What use is that, I hear you ask? Well, if \(\vec{b_1}\) and \(\vec{b_2}\) are not parallel to each other, then any vector can be written as a linear combination of them, i.e.

\begin{align} \vec{z} &= x\vec{b_1} + y\vec{b_2}\\[7pt] &= \left( xO_{r_2, \, \theta_2} + yO_{r_2, \, \theta_2} \right) \vec{a} \end{align}

or

\begin{equation*} O_{R, \, \Theta} \, \vec{a} = \left( xO_{r_2, \, \theta_2} + yO_{r_2, \, \theta_2} \right) \vec{a} \end{equation*}

dropping the irrelevant operand, we have

\begin{equation*} O_{R, \, \Theta} = xO_{r_2, \, \theta_2} + yO_{r_2, \, \theta_2} \end{equation*}

If the two operators are orthogonal and of unit stretch, then \(x\) and \(y\) are the Cartesian components of the complex number whose polar coordinates are \(R\) and \(\Theta\):

\begin{equation*} O_{R, \, \Theta} = xO_{1, \, 0} + yO_{1, \, 90^\circ} \end{equation*}

Which is the same as Equation \eqref{eq:matrix_xiy}. Does this mean that stretch-rotation operators ‘really are’ complex numbers in the same sense that the ordered pairs discussed above are?
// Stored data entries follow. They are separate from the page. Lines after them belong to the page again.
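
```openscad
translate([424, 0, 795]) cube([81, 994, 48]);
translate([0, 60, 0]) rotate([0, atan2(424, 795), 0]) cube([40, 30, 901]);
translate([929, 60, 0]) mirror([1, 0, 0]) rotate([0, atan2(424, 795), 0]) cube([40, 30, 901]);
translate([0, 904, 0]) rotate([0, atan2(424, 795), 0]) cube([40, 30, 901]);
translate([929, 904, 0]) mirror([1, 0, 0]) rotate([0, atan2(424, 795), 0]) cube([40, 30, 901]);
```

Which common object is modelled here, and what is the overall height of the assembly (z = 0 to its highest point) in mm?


A sawhorse. The overall height is 843 mm.

A beam across two mirrored pairs of raked legs — a sawhorse. The beam's underside is at z = 795 (matching the legs' vertical rise in atan2(424, 795)) and the beam is 48 mm tall, so its top is at 795 + 48 = 843 mm. The raked legs top out at the beam's underside, so that is the highest point.


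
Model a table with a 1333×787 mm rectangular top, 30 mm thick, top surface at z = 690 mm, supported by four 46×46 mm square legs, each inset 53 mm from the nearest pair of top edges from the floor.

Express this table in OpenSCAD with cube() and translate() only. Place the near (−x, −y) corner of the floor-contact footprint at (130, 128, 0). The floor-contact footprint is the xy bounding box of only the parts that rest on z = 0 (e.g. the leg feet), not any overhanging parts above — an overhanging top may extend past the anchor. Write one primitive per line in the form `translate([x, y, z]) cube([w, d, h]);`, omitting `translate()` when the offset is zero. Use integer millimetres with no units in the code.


translate([77, 75, 660]) cube([1333, 787, 30]);
translate([130, 128, 0]) cube([46, 46, 660]);
translate([1311, 128, 0]) cube([46, 46, 660]);
translate([130, 763, 0]) cube([46, 46, 660]);
translate([1311, 763, 0]) cube([46, 46, 660]);


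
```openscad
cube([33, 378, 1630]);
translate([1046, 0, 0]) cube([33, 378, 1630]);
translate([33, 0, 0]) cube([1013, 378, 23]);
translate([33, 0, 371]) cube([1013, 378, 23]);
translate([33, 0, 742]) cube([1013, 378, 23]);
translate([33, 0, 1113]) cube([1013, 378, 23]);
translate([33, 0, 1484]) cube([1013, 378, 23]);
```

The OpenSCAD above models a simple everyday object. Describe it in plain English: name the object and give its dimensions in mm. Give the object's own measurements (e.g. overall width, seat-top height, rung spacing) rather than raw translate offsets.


An open bookshelf. Two side panels, each 33 mm thick, 378 mm deep and 1630 mm tall, stand 1079 mm apart (outside-to-outside). Between them sit 5 shelves, each 23 mm thick and 378 mm deep, spanning the full gap between the sides. The bottom shelf rests on the floor (its underside at z = 0) and the clear gap between one shelf's top and the next shelf's underside is 348 mm.


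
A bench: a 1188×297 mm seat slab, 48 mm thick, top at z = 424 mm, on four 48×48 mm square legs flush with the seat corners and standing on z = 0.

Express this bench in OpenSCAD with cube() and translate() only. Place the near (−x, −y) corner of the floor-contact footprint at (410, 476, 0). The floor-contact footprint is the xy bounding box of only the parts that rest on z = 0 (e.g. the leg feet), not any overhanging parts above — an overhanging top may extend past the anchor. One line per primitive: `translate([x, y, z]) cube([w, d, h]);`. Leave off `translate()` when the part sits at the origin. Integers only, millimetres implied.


translate([410, 476, 376]) cube([1188, 297, 48]);
translate([410, 476, 0]) cube([48, 48, 376]);
translate([410, 725, 0]) cube([48, 48, 376]);
translate([1550, 476, 0]) cube([48, 48, 376]);
translate([1550, 725, 0]) cube([48, 48, 376]);


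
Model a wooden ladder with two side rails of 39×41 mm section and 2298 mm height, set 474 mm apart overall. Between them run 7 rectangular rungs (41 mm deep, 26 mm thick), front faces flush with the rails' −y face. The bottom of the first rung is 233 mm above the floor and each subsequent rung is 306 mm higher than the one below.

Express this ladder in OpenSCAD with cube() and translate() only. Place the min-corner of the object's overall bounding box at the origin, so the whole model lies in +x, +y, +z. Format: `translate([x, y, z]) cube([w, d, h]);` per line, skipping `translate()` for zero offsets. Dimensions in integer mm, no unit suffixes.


cube([39, 41, 2298]);
translate([435, 0, 0]) cube([39, 41, 2298]);
translate([39, 0, 233]) cube([396, 41, 26]);
translate([39, 0, 539]) cube([396, 41, 26]);
translate([39, 0, 845]) cube([396, 41, 26]);
translate([39, 0, 1151]) cube([396, 41, 26]);
translate([39, 0, 1457]) cube([396, 41, 26]);
translate([39, 0, 1763]) cube([396, 41, 26]);
translate([39, 0, 2069]) cube([396, 41, 26]);


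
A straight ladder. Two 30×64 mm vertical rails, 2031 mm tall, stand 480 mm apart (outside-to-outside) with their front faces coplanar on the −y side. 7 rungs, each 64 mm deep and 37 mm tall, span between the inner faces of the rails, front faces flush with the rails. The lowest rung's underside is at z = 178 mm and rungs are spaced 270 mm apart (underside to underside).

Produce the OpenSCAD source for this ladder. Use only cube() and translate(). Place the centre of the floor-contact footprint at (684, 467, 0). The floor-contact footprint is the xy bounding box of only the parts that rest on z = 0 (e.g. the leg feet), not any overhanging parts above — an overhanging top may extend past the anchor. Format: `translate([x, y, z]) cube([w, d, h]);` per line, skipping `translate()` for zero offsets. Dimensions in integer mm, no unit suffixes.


translate([444, 435, 0]) cube([30, 64, 2031]);
translate([894, 435, 0]) cube([30, 64, 2031]);
translate([474, 435, 178]) cube([420, 64, 37]);
translate([474, 435, 448]) cube([420, 64, 37]);
translate([474, 435, 718]) cube([420, 64, 37]);
translate([474, 435, 988]) cube([420, 64, 37]);
translate([474, 435, 1258]) cube([420, 64, 37]);
translate([474, 435, 1528]) cube([420, 64, 37]);
translate([474, 435, 1798]) cube([420, 64, 37]);


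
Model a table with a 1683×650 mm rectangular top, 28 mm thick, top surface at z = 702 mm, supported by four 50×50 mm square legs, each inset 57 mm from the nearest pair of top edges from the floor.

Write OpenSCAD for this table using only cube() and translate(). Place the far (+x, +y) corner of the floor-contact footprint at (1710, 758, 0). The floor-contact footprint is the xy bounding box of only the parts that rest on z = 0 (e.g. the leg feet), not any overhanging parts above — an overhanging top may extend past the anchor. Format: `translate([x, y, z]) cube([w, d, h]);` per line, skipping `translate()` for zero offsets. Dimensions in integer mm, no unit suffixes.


translate([84, 165, 674]) cube([1683, 650, 28]);
translate([141, 222, 0]) cube([50, 50, 674]);
translate([1660, 222, 0]) cube([50, 50, 674]);
translate([141, 708, 0]) cube([50, 50, 674]);
translate([1660, 708, 0]) cube([50, 50, 674]);


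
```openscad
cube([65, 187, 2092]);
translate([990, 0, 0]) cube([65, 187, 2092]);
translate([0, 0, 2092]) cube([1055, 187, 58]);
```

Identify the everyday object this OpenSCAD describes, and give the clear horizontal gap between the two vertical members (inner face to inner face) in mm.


A door frame. The clear opening width is 925 mm.

Two 2092 mm tall posts with a header on top — a door frame. The left jamb is 65 mm wide at x = 0; the right jamb starts at x = 990. The clear opening is 990 − 65 = 925 mm.


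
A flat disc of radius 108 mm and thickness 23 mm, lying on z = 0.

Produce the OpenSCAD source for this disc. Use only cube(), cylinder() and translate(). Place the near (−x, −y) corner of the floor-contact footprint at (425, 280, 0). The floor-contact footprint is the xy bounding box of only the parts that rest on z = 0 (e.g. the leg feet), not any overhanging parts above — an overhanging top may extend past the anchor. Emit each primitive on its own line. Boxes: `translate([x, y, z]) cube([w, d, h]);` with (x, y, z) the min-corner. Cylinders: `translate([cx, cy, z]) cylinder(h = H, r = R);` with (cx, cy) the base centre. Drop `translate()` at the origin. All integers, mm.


translate([533, 388, 0]) cylinder(h = 23, r = 108);


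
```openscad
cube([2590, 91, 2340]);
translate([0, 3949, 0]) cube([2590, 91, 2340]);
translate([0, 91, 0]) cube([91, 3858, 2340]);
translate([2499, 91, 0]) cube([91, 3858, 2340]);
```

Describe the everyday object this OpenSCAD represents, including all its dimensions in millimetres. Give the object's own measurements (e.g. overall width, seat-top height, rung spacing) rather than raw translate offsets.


The wall frame of a small rectangular building: four walls, each 2340 mm tall and 91 mm thick, enclosing a footprint 2590 mm (x) by 4040 mm (y) outside-to-outside, with no floor or roof. The front and back walls (the −y and +y sides) span the full width; the two side walls fit between them.


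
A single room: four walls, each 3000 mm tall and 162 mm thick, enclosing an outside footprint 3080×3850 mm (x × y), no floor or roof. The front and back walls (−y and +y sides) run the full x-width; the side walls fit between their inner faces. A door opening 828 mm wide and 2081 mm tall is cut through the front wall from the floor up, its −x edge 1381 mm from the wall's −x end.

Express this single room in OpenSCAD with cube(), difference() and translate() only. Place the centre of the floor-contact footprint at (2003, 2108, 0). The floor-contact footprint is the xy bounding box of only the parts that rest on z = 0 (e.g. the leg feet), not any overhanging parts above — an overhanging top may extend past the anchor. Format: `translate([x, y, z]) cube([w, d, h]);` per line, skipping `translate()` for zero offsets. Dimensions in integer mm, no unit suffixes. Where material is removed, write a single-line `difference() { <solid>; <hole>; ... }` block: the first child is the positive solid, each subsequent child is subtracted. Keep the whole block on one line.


difference() { translate([463, 183, 0]) cube([3080, 162, 3000]); translate([1844, 183, 0]) cube([828, 162, 2081]); }
translate([463, 3871, 0]) cube([3080, 162, 3000]);
translate([463, 345, 0]) cube([162, 3526, 3000]);
translate([3381, 345, 0]) cube([162, 3526, 3000]);


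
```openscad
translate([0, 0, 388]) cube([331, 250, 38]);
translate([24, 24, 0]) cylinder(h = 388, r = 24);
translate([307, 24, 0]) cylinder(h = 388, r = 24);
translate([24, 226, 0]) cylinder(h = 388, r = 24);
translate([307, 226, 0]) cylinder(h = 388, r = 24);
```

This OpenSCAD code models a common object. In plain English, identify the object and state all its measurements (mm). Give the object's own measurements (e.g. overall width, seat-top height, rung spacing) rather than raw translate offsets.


A four-legged stool. The seat is a 331×250×38 mm slab whose top surface is at z = 426 mm; four round legs, each 48 mm in diameter, run from the floor (z = 0) to the underside of the seat, each leg's axis is inset half a diameter from the nearest pair of seat edges (so the leg's bounding box is flush with the corner).


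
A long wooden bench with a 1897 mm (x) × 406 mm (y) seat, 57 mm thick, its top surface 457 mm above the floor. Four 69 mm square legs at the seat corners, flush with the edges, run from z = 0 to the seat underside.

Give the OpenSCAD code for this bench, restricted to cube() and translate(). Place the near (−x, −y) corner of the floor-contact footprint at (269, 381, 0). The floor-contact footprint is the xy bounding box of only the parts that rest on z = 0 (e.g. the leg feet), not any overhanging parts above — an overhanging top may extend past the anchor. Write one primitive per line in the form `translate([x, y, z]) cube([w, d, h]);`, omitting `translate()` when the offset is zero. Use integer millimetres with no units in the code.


translate([269, 381, 400]) cube([1897, 406, 57]);
translate([269, 381, 0]) cube([69, 69, 400]);
translate([269, 718, 0]) cube([69, 69, 400]);
translate([2097, 381, 0]) cube([69, 69, 400]);
translate([2097, 718, 0]) cube([69, 69, 400]);


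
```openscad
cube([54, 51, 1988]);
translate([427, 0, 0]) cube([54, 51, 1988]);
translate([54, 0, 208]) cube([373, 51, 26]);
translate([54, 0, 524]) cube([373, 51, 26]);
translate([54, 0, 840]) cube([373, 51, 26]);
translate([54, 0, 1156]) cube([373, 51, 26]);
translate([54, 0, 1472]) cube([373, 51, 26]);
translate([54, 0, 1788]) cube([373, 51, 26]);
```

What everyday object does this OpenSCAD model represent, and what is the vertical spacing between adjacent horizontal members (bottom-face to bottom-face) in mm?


A ladder. The rung spacing is 316 mm.

Two tall 54×51 posts with 6 short bars between them — a ladder. Adjacent rungs sit at z = 208 and z = 524, so the spacing is 524 − 208 = 316 mm.


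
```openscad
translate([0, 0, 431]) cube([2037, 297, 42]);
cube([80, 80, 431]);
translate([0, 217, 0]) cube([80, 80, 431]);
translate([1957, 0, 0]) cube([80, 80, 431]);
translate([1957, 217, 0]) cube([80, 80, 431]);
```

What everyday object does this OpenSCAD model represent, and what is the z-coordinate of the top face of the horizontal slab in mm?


A bench. The seat-top height is 473 mm.

A long slab on four corner posts — a bench. The slab sits at z = 431 with thickness 42, so the top is 431 + 42 = 473 mm.


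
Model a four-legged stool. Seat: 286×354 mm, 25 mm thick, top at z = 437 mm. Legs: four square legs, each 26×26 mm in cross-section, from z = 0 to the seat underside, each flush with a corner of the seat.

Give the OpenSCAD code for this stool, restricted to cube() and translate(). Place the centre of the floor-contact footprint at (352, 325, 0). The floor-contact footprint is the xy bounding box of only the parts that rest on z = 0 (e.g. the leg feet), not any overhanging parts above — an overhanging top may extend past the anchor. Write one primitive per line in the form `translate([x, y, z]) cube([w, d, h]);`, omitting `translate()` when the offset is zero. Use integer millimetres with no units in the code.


translate([209, 148, 412]) cube([286, 354, 25]);
translate([209, 148, 0]) cube([26, 26, 412]);
translate([469, 148, 0]) cube([26, 26, 412]);
translate([209, 476, 0]) cube([26, 26, 412]);
translate([469, 476, 0]) cube([26, 26, 412]);


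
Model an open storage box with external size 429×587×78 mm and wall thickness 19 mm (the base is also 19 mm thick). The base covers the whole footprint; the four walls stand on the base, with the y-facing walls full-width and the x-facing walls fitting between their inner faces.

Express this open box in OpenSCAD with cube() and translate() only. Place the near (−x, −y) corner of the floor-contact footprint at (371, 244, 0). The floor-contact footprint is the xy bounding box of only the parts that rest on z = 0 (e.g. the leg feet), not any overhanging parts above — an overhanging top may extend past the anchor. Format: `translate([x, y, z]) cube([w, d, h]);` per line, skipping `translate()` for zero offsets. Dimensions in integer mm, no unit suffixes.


translate([371, 244, 0]) cube([429, 587, 19]);
translate([371, 244, 19]) cube([429, 19, 59]);
translate([371, 812, 19]) cube([429, 19, 59]);
translate([371, 263, 19]) cube([19, 549, 59]);
translate([781, 263, 19]) cube([19, 549, 59]);


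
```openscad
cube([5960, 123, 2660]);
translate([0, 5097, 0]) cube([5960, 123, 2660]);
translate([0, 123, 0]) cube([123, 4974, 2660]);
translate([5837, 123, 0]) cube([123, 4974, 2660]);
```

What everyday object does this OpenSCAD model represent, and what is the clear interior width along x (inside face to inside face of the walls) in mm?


A house (or room) frame. The interior width is 5714 mm.

Four 2660 mm walls enclosing a rectangle with no floor or roof — a room or house frame. Outside width is 5960 mm and wall thickness is 123 mm, so the interior width is 5960 − 2 × 123 = 5714 mm.


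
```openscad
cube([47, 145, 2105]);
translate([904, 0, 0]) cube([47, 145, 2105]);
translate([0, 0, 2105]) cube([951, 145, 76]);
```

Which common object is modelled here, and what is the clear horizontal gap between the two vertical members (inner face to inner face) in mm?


A door frame. The clear opening width is 857 mm.

Two 2105 mm tall posts with a header on top — a door frame. The left jamb is 47 mm wide at x = 0; the right jamb starts at x = 904. The clear opening is 904 − 47 = 857 mm.


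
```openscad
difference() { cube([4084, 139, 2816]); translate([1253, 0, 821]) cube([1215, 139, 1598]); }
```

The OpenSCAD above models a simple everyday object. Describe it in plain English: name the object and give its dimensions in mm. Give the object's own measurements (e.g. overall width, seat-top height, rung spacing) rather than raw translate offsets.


A wall 4084 mm long (x), 139 mm thick (y), 2816 mm tall, with a rectangular window opening cut through it. The opening is 1215 mm wide and 1598 mm tall; its sill is at z = 821 mm and its near (−x) edge is 1253 mm from the wall's −x end. The opening passes through the full wall thickness.


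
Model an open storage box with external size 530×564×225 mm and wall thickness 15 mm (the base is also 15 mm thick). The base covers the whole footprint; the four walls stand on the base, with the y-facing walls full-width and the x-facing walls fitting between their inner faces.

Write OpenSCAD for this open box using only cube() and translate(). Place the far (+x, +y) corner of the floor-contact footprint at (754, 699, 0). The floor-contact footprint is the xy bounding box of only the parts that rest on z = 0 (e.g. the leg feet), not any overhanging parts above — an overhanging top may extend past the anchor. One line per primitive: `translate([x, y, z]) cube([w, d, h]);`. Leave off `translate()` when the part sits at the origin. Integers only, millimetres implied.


translate([224, 135, 0]) cube([530, 564, 15]);
translate([224, 135, 15]) cube([530, 15, 210]);
translate([224, 684, 15]) cube([530, 15, 210]);
translate([224, 150, 15]) cube([15, 534, 210]);
translate([739, 150, 15]) cube([15, 534, 210]);


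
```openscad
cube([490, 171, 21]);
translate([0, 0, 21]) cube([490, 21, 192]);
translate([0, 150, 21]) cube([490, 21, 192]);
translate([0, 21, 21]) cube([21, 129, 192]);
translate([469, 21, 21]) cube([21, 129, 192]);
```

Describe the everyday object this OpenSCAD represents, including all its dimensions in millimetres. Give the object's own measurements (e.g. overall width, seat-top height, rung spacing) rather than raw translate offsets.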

Or are they just some random mathematical object that coincidentally happens to have the same algebraic structure? We noticed earlier that multiplication of one complex number, say \(x\), by another, say \(\left(r, \, \theta \right)\), is to stretch it by \(r\) and rotate it by \(\theta\), so in a sense all complex numbers are stretch-rotation operators when applied to other complex numbers, but are all stretch-rotation operators complex numbers?